I sit by my dad’s bed and stitch memories together.

We were all going on a road trip; this was before my mom divorced him. I was in the area of six years old, and sitting in the back seat with Clay. My dad was the only one not in the car; he was looking for something in the house before we left, sunglasses, maybe. I leaned over the center console, plucked his Marlboro Reds from the dashboard, and placed them on top of the rest of the trash in the little plastic bag that we used for car waste. I didn’t bother hiding the cigarettes under the tissues and wrappers that were already in the trash. I figured I’d be in enough trouble as it was. He came out to the car and asked us where his cigarettes were. His voice was already half-raised. My eyes gave the answer away. I thought he’d yell at me, but instead he said, “I know they’re bad for me.” Then he took them out of the trash.

A wedge of light from the hallway fluorescents cuts into his room in the rehab center. There’s no door to block it. No doors means that nurses can flit in like moths if they have to, administering food and water and drugs. I sit outside of the light’s path, next to him. I can’t tell if he’s conscious or not. If he is, his eyes are pointing at a TV set that’s turned off for quiet hours. Who knows what he sees.

He promised a blue Mustang to my brother and me one Christmas, when we were no older than ten. He wasn’t there to promise it to our faces, but he wrote out a note in wobbly black pen on a piece of note paper. He had a friend, he explained, who was going to sell the blue Mustang to him, and then he’d give it to us. I believed that he intended to. Our mom told us not to get our hopes up, and we didn’t.

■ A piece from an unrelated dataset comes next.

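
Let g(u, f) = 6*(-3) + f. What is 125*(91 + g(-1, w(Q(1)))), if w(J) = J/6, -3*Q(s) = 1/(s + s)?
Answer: 328375/36 ≈ 9121.5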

I smell a false smell of vodka. I’m cycling between holding his hand and using too much hand sanitizer. I’d never known him to like vodka; he’d preferred Budweisers. When we’d worried about the beers, we should’ve been paying more attention to the cigarettes in his shirt pocket. The machine dispensing the sanitizer growls at me as I stick my hand underneath its sensor again.

After I graduated from college, I got a call on a rainy Friday on my way in to work. My dad was sick. I became his proxy. His initial illness led to the discovery of something worse. I got him into Mass General, the best-case scenario. I’d visited him on sunny Saturdays in Boston, watched horror movies with him in his room. I’d pushed him in a wheelchair to the meeting with the specialist, who’d told my dad that if he refused treatment, he’d be dead within a year. He’d refused that treatment thirteen months ago.

I check Facebook, the hotline to Clay. My brother is stationed in England and organizing a flight home with the Red Cross. I’d sent him the rehab center’s number and was waiting for him to call their phone. He wants to speak to our dad before he passes, and I don’t want to see how high the charges will be on my own line. There are no bright red notification badges interrupting the bold blue header of the site. I close the app.

A thin blue curtain hangs between my dad and his neighbor in the room. I hear the other man breathing in his sleep. I hear the calm beeping of machines. I do not hear the ring of the phone at the reception desk. Not yet. So I sit alone and wait out the night.